PPS If you emphasise on:

shurick:

....

how much more correct would it be to leave one chromosome from the duplicates unique! I .e. the task of the function is to remove identical chromosomes, but one copy of duplicate chromosomes seems to me better to return to the population, because the presence of its duplicates does not prove its vitality.

The function's job is to remove duplicates. That's what it's called. It's not about removing identical chromosomes. See the difference? This function doesn't distinguish between chromosomes based on their viability. As a result, only unique chromosomes remain, with no duplicates.

PPPS I'll make one more clarification just in case.

Suppose we have a population consisting of 20 chromosomes (for simplicity and clarity with a single integer gene), the maximisation problem:

|7|2|3|9|2|4|5|3|3|5|6|2|4|3|5|10|6|7|7|2|

That is, in a population of chromosomes containing the gene

2 - 4 pieces

3 - 4 pieces

4 - 2 pieces

5 - 3 pieces

6 - 2 pieces

7 - 3 pieces

9 - 1 piece

10 - 1 piece.

Total - 20 pieces of chromosomes.

After removing the duplicates, the population will look like this, with 8 chromosomes remaining:

|7|2|3|9|4|5|6|10|

So there's one unique chromosome left, the rest are duplicates and will be "deleted"

after the function call.

PopulationRanking();

at the end of the function.

RemovalDuplicates()

The population will look like this:

|10|9|7|6|5|4|3|2|

[Alexander Agafonov]

joo:

PPPS I'll make another clarification just in case.

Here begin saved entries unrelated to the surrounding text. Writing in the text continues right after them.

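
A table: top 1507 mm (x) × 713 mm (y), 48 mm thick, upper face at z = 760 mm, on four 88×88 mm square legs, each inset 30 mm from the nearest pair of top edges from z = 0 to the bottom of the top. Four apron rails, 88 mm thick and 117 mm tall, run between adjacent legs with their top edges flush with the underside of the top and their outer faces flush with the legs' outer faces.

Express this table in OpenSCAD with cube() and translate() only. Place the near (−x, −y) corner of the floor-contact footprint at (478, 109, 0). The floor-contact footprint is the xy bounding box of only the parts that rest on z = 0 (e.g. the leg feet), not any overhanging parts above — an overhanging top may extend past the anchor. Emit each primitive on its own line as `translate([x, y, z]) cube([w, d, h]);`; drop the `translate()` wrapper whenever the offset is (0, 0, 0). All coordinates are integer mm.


translate([448, 79, 712]) cube([1507, 713, 48]);
translate([478, 109, 0]) cube([88, 88, 712]);
translate([1837, 109, 0]) cube([88, 88, 712]);
translate([478, 674, 0]) cube([88, 88, 712]);
translate([1837, 674, 0]) cube([88, 88, 712]);
translate([566, 109, 595]) cube([1271, 88, 117]);
translate([566, 674, 595]) cube([1271, 88, 117]);
translate([478, 197, 595]) cube([88, 477, 117]);
translate([1837, 197, 595]) cube([88, 477, 117]);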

Thank you very much for the clarification, the question on removing duplicates is fully answered to my satisfaction. I am attaching the script code demonstrating the original and optimised function, which demonstrates the reduction of the number of passes in loops. In my current comment I am NOT pointing out a bug in the function, but suggesting its optimisation, and my main goal was to find out the principle of duplicate removal, to which I received a comprehensive answer. Thank you very much again for the library and for the explanations of the function.